# Eclectric Oil



## IWant_ToBelieve (May 26, 2018)

Hi all,

I have just signed up to this forum because my parents have moved into a home and it seems that a ways behind the house, there is a pit covered in old rusted cans and glass bottles. This was one of the found bottles in the pit amongst the others. Picked this one out because it is clearly marked. 

Is it worth going through the pile and cleaning the ones that aren't broken? Not sure what to do with them as there are hundreds, many broken yet also many intact. A lot of them may be worthless like old glass ketchup bottles, etc. I have no knowledge about antique bottles so I'm not sure what to do.







Thanks!


----------



## IWant_ToBelieve (May 26, 2018)

Here is another example of many:











Any advice as to whether or not it would be worth it to clean them all up would be appreciated 

Thanks in advance!


----------



## Old Wiltshire (May 26, 2018)

-
Hi, I would say certainly worth going through.
Many may be worthless but you may also come across a few gems.
It is always worth putting up some photographs for opinions.

-



-

​


----------



## IWant_ToBelieve (May 26, 2018)

Old Wiltshire said:


> -
> Hi, I would say certainly worth going through.
> Many may be worthless but you may also come across a few gems.
> It is always worth putting up some photographs for opinions.
> ...



Very interesting! Love the kitten advertisement. Could have used this when I had a cold a week ago  I 'll go through some of it within the next week or so and post pictures of some that look interesting. 

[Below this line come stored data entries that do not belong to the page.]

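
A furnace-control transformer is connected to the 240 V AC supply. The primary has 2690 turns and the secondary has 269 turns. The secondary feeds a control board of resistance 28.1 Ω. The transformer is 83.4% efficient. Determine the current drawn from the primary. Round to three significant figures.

I_p ≈ 0.102 A

V_s = 240 × 269/2690 = 24.000 V.
I_s = V_s/R = 24.000/28.1 = 0.85409 A.
P_out = V_s I_s = 24.000 × 0.85409 = 20.498 W.
P_in = P_out/η = 20.498/0.834 = 24.578 W.
I_p = P_in/V_p = 24.578/240 = 0.102 A.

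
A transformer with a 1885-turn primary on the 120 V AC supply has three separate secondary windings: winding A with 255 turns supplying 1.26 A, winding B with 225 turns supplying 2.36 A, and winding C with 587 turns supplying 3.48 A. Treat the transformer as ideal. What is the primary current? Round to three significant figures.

V_A = 120 × 255/1885 = 16.233 V; V_B = 120 × 225/1885 = 14.324 V; V_C = 120 × 587/1885 = 37.369 V.
P_out = V_A I_A + V_B I_B + V_C I_C = 16.233×1.26 + 14.324×2.36 + 37.369×3.48 = 20.454 + 33.804 + 130.04 = 184.30 W.
Ideal ⇒ P_in = P_out, so I_p = P_out/V_p = 184.30/120 = 1.54 A.

I_p ≈ 1.54 A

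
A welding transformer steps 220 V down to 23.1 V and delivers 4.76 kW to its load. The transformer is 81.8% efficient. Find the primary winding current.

P_in = P_out/η = 4760/0.818 = 5819.1 W.
I_p = P_in/V_p = 5819.1/220 = 26.5 A.

I_p ≈ 26.5 A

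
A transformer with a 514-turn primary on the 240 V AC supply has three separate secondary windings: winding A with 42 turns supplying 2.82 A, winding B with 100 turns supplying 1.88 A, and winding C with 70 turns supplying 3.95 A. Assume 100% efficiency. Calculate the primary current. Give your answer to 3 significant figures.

V_A = 240 × 42/514 = 19.611 V; V_B = 240 × 100/514 = 46.693 V; V_C = 240 × 70/514 = 32.685 V.
P_out = V_A I_A + V_B I_B + V_C I_C = 19.611×2.82 + 46.693×1.88 + 32.685×3.95 = 55.303 + 87.782 + 129.11 = 272.19 W.
Ideal ⇒ P_in = P_out, so I_p = P_out/V_p = 272.19/240 = 1.13 A.

I_p ≈ 1.13 A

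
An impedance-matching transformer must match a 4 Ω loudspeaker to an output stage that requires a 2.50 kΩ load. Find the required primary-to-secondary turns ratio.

N_p/N_s ≈ 25.0

Z_p/Z_s = (N_p/N_s)², so N_p/N_s = √(2500/4) = √625 = 25.0.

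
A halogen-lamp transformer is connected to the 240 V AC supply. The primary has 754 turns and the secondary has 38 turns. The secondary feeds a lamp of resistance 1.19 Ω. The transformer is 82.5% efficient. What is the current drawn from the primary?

V_s = 240 × 38/754 = 12.095 V.
I_s = V_s/R = 12.095/1.19 = 10.164 A.
P_out = V_s I_s = 12.095 × 10.164 = 122.94 W.
P_in = P_out/η = 122.94/0.825 = 149.02 W.
I_p = P_in/V_p = 149.02/240 = 0.621 A.

I_p ≈ 0.621 A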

Thank you for your advice!


----------



## IWant_ToBelieve (May 26, 2018)

More pics:


----------



## CanadianBottles (May 26, 2018)

Yes with that age it's definitely worth digging it out fully!  It's not often that you find intact turn of the 20th century bottles on top.  The stuff you're finding mostly dates from around 1890 to 1930 or so, with the Sloan's possibly being a bit later.  Nothing particularly rare or valuable yet, but if there are hundreds of similar ones then it's likely some good stuff in there.  To me the CC&Co bottle is the most interesting so far, I've got one of those as well but I'm not sure what the letters stand for.


----------



## sandchip (May 27, 2018)

I agree that you definitely need to dig out that spot.  Good stuff!


----------



## IWant_ToBelieve (May 27, 2018)

CanadianBottles said:


> Yes with that age it's definitely worth digging it out fully!  It's not often that you find intact turn of the 20th century bottles on top.  The stuff you're finding mostly dates from around 1890 to 1930 or so, with the Sloan's possibly being a bit later.  Nothing particularly rare or valuable yet, but if there are hundreds of similar ones then it's likely some good stuff in there.  To me the CC&Co bottle is the most interesting so far, I've got one of those as well but I'm not sure what the letters stand for.

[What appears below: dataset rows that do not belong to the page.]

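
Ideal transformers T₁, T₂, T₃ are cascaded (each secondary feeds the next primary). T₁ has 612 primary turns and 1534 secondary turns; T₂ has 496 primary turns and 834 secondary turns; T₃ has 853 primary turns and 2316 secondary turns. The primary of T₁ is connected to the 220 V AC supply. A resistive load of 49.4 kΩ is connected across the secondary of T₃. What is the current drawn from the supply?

After T₁: V = 220.00 × 1534/612 = 551.44 V.
After T₂: V = 551.44 × 834/496 = 927.22 V.
After T₃: V = 927.22 × 2316/853 = 2517.5 V.
I_load = 2517.5/49400 = 0.050962 A, so P_out = 2517.5 × 0.050962 = 128.30 W.
All ideal ⇒ P_in = P_out, so I_supply = 128.30/220 = 0.583 A.

I_supply ≈ 0.583 A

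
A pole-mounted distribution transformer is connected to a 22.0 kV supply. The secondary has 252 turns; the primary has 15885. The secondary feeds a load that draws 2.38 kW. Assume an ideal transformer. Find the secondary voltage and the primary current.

V_s ≈ 349 V, I_p ≈ 0.108 A

V_s = V_p × N_s/N_p = 22000 × 252/15885 = 349.01 V.
I_s = P/V_s = 2380/349.01 = 6.8193 A.
I_p = I_s × N_s/N_p = 6.8193 × 252/15885 = 0.108 A.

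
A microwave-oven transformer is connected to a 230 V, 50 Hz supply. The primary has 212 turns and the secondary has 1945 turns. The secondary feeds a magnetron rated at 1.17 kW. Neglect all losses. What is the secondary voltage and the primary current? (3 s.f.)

V_s = V_p × N_s/N_p = 230 × 1945/212 = 2110.1 V.
I_s = P/V_s = 1170/2110.1 = 0.55447 A.
I_p = I_s × N_s/N_p = 0.55447 × 1945/212 = 5.09 A.

V_s ≈ 2110 V, I_p ≈ 5.09 A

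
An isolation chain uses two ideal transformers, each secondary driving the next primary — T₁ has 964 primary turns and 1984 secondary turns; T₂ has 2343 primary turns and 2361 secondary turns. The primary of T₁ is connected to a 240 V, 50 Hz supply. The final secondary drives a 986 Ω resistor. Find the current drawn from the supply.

Secondary of T₁: V = 240.00 × 1984/964 = 493.94 V.
Secondary of T₂: V = 493.94 × 2361/2343 = 497.74 V.
I_load = 497.74/986 = 0.50480 A, so P_out = 497.74 × 0.50480 = 251.26 W.
All ideal ⇒ P_in = P_out, so I_supply = 251.26/240 = 1.05 A.

I_supply ≈ 1.05 A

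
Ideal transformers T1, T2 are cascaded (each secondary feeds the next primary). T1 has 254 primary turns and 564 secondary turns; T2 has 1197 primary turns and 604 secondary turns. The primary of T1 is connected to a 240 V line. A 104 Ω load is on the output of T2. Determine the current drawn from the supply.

I_supply ≈ 2.90 A

Secondary of T1: V = 240.00 × 564/254 = 532.91 V.
Secondary of T2: V = 532.91 × 604/1197 = 268.91 V.
I_load = 268.91/104 = 2.5856 A, so P_out = 268.91 × 2.5856 = 695.29 W.
All ideal ⇒ P_in = P_out, so I_supply = 695.29/240 = 2.90 A.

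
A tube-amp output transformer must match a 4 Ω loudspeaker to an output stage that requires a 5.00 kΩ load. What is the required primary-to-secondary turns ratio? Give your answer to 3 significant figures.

Z_p/Z_s = (N_p/N_s)², so N_p/N_s = √(5000/4) = √1250 = 35.4.

N_p/N_s ≈ 35.4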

Hi guys just wanted to say thanks again for your advice / input. Since this is my first time doing this it's helpful  . I like the CC & Co bottle as well, I'll try to poke around the net and see what I can find regarding that brand.

I found about 20 old Coca Cola bottles today and some ketchup bottles, not sure how to date them (no labels) so I've put them in a pile for now. Here's some other cool ones from today:






Love how tiny these are... even if they're worthless, for some reason I'm really drawn to miniature stuff!














Maybe from the 60s?





Insulator? I found some beautiful blue ones but they were broken 





Not that old but a cool little piece of history, wish it wasn't broken!


----------



## mctaggart67 (May 28, 2018)

C.C. & Co. = Carter, Cummings & Co. In Toronto until 1920ish, then moved to Windsor, Ontario.


----------



## IWant_ToBelieve (May 28, 2018)

mctaggart67 said:


> C.C. & Co. = Carter, Cummings & Co. In Toronto until 1920ish, then moved to Windsor, Ontario.

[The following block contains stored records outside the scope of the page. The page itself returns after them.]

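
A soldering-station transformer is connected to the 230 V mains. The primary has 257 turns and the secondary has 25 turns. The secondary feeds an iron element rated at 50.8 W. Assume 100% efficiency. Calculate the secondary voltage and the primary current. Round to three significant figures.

V_s ≈ 22.4 V, I_p ≈ 0.221 A

V_s = V_p × N_s/N_p = 230 × 25/257 = 22.374 V.
I_s = P/V_s = 50.8/22.374 = 2.2705 A.
I_p = I_s × N_s/N_p = 2.2705 × 25/257 = 0.221 A.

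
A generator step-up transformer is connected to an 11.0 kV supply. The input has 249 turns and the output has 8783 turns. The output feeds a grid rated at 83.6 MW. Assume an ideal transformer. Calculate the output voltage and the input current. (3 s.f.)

V_out ≈ 388000 V, I_in ≈ 7600 A

V_out = V_in × N_out/N_in = 11000 × 8783/249 = 388000 V.
I_out = P/V_out = 8.36×10^7/388000 = 215.46 A.
I_in = I_out × N_out/N_in = 215.46 × 8783/249 = 7600 A.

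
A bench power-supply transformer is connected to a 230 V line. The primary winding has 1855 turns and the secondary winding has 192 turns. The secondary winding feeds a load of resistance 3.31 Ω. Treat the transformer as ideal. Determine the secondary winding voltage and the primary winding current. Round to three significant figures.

V_s ≈ 23.8 V, I_p ≈ 0.744 A

V_s = V_p × N_s/N_p = 230 × 192/1855 = 23.806 V.
I_s = V_s/R = 23.806/3.31 = 7.1921 A.
I_p = I_s × N_s/N_p = 7.1921 × 192/1855 = 0.744 A.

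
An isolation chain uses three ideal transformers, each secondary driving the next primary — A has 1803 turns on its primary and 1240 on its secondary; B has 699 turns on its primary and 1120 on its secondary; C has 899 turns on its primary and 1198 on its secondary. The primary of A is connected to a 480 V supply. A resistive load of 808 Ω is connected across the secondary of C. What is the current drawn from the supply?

I_supply ≈ 1.28 A

Secondary of A: V = 480.00 × 1240/1803 = 330.12 V.
Secondary of B: V = 330.12 × 1120/699 = 528.94 V.
Secondary of C: V = 528.94 × 1198/899 = 704.86 V.
I_load = 704.86/808 = 0.87236 A, so P_out = 704.86 × 0.87236 = 614.89 W.
All ideal ⇒ P_in = P_out, so I_supply = 614.89/480 = 1.28 A.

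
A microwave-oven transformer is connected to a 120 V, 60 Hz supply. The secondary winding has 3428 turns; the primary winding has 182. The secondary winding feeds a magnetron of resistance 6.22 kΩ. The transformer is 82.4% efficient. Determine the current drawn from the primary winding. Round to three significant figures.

V_s = 120 × 3428/182 = 2260.2 V.
I_s = V_s/R = 2260.2/6220 = 0.36338 A.
P_out = V_s I_s = 2260.2 × 0.36338 = 821.32 W.
P_in = P_out/η = 821.32/0.824 = 996.74 W.
I_p = P_in/V_p = 996.74/120 = 8.31 A.

I_p ≈ 8.31 A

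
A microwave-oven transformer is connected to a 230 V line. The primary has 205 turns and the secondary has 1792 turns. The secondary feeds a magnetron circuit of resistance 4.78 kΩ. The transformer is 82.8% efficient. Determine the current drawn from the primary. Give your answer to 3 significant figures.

V_s = 230 × 1792/205 = 2010.5 V.
I_s = V_s/R = 2010.5/4780 = 0.42061 A.
P_out = V_s I_s = 2010.5 × 0.42061 = 845.66 W.
P_in = P_out/η = 845.66/0.828 = 1021.3 W.
I_p = P_in/V_p = 1021.3/230 = 4.44 A.

I_p ≈ 4.44 A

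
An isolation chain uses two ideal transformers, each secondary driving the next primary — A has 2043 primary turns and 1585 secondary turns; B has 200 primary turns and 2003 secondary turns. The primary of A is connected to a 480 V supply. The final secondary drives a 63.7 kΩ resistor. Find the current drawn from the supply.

I_supply ≈ 0.455 A

After A: V = 480.00 × 1585/2043 = 372.39 V.
After B: V = 372.39 × 2003/200 = 3729.5 V.
I_load = 3729.5/63700 = 0.058548 A, so P_out = 3729.5 × 0.058548 = 218.36 W.
All ideal ⇒ P_in = P_out, so I_supply = 218.36/480 = 0.455 A.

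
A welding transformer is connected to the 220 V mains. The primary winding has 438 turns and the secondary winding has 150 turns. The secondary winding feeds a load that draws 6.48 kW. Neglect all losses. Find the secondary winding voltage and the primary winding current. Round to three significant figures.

V_s = V_p × N_s/N_p = 220 × 150/438 = 75.342 V.
I_s = P/V_s = 6480/75.342 = 86.007 A.
I_p = I_s × N_s/N_p = 86.007 × 150/438 = 29.5 A.

V_s ≈ 75.3 V, I_p ≈ 29.5 A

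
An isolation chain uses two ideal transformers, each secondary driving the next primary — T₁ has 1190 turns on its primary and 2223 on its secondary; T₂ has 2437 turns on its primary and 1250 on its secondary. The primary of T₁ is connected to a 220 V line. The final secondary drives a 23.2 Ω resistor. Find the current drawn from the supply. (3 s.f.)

I_supply ≈ 8.71 A

After T₁: V = 220.00 × 2223/1190 = 410.97 V.
After T₂: V = 410.97 × 1250/2437 = 210.80 V.
I_load = 210.80/23.2 = 9.0862 A, so P_out = 210.80 × 9.0862 = 1915.4 W.
All ideal ⇒ P_in = P_out, so I_supply = 1915.4/220 = 8.71 A.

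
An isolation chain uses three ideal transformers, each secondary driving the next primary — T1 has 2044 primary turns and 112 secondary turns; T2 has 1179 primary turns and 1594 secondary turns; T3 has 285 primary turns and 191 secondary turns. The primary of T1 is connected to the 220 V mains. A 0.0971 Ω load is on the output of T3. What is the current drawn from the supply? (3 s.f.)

I_supply ≈ 5.58 A

After T1: V = 220.00 × 112/2044 = 12.055 V.
After T2: V = 12.055 × 1594/1179 = 16.298 V.
After T3: V = 16.298 × 191/285 = 10.923 V.
I_load = 10.923/0.0971 = 112.49 A, so P_out = 10.923 × 112.49 = 1228.6 W.
All ideal ⇒ P_in = P_out, so I_supply = 1228.6/220 = 5.58 A.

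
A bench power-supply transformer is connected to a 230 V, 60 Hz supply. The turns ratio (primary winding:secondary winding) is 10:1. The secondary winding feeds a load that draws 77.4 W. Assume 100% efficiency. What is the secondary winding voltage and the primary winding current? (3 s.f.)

V_s ≈ 23.0 V, I_p ≈ 0.337 A

V_s = V_p × N_s/N_p = 230 × 1/10 = 23.000 V.
I_s = P/V_s = 77.4/23.000 = 3.3652 A.
I_p = I_s × N_s/N_p = 3.3652 × 1/10 = 0.337 A.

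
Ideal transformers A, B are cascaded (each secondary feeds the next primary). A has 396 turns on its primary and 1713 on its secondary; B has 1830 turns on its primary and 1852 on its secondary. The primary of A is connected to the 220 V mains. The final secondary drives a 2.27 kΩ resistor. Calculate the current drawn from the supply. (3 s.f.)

I_supply ≈ 1.86 A

Secondary of A: V = 220.00 × 1713/396 = 951.67 V.
Secondary of B: V = 951.67 × 1852/1830 = 963.11 V.
I_load = 963.11/2270 = 0.42428 A, so P_out = 963.11 × 0.42428 = 408.62 W.
All ideal ⇒ P_in = P_out, so I_supply = 408.62/220 = 1.86 A.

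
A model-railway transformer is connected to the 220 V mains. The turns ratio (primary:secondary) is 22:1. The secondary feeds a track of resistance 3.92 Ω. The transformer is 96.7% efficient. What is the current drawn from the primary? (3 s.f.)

V_s = 220 × 1/22 = 10.000 V.
I_s = V_s/R = 10.000/3.92 = 2.5510 A.
P_out = V_s I_s = 10.000 × 2.5510 = 25.510 W.
P_in = P_out/η = 25.510/0.967 = 26.381 W.
I_p = P_in/V_p = 26.381/220 = 0.120 A.

I_p ≈ 0.120 A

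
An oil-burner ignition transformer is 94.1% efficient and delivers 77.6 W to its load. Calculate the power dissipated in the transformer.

P_in = P_out/η = 77.6/0.941 = 82.4655 W.
P_loss = P_in − P_out = 82.4655 − 77.6 = 4.87 W.

P_loss ≈ 4.87 W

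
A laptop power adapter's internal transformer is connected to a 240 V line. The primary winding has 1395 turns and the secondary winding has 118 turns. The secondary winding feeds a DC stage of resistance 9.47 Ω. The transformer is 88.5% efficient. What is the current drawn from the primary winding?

V_s = 240 × 118/1395 = 20.301 V.
I_s = V_s/R = 20.301/9.47 = 2.1437 A.
P_out = V_s I_s = 20.301 × 2.1437 = 43.520 W.
P_in = P_out/η = 43.520/0.885 = 49.175 W.
I_p = P_in/V_p = 49.175/240 = 0.205 A.

I_p ≈ 0.205 A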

Thank you for the insight!


----------



## CanadianBottles (May 28, 2018)

That's odd, you seem to have jumped 30 or 40 years forward with these latest items.  Is it a different part of the dump?  As the Occupied Japan piece suggests, most of that stuff dates to the postwar period.  It's a shame the teacup is broken, Occupied Japan pieces aren't super easy to find.


----------



## IWant_ToBelieve (May 29, 2018)

CanadianBottles said:


> That's odd, you seem to have jumped 30 or 40 years forward with these latest items.  Is it a different part of the dump?  As the Occupied Japan piece suggests, most of that stuff dates to the postwar period.  It's a shame the teacup is broken, Occupied Japan pieces aren't super easy to find.



Yes it seems there are about 3-4 different dump sites in the area. These were located a couple hundred metres from the original site. I was hoping to go back sometime and possibly find the missing piece for the teacup to glue it back together, it's a nice little piece!


----------



## CanadianBottles (May 29, 2018)

It's likely there somewhere, though finding all the pieces to something isn't as easy as it seems like it should be.  But first I'd recommend going back to the original site, there are a lot fewer bottles of interest to be found in the 50s era than the 10s.


----------



## SergioWilkins (Jun 10, 2018)

Post some photos of the blue insulators you found! Even if they’re broken they may be worth bringing hom if they’re rare enough!


----------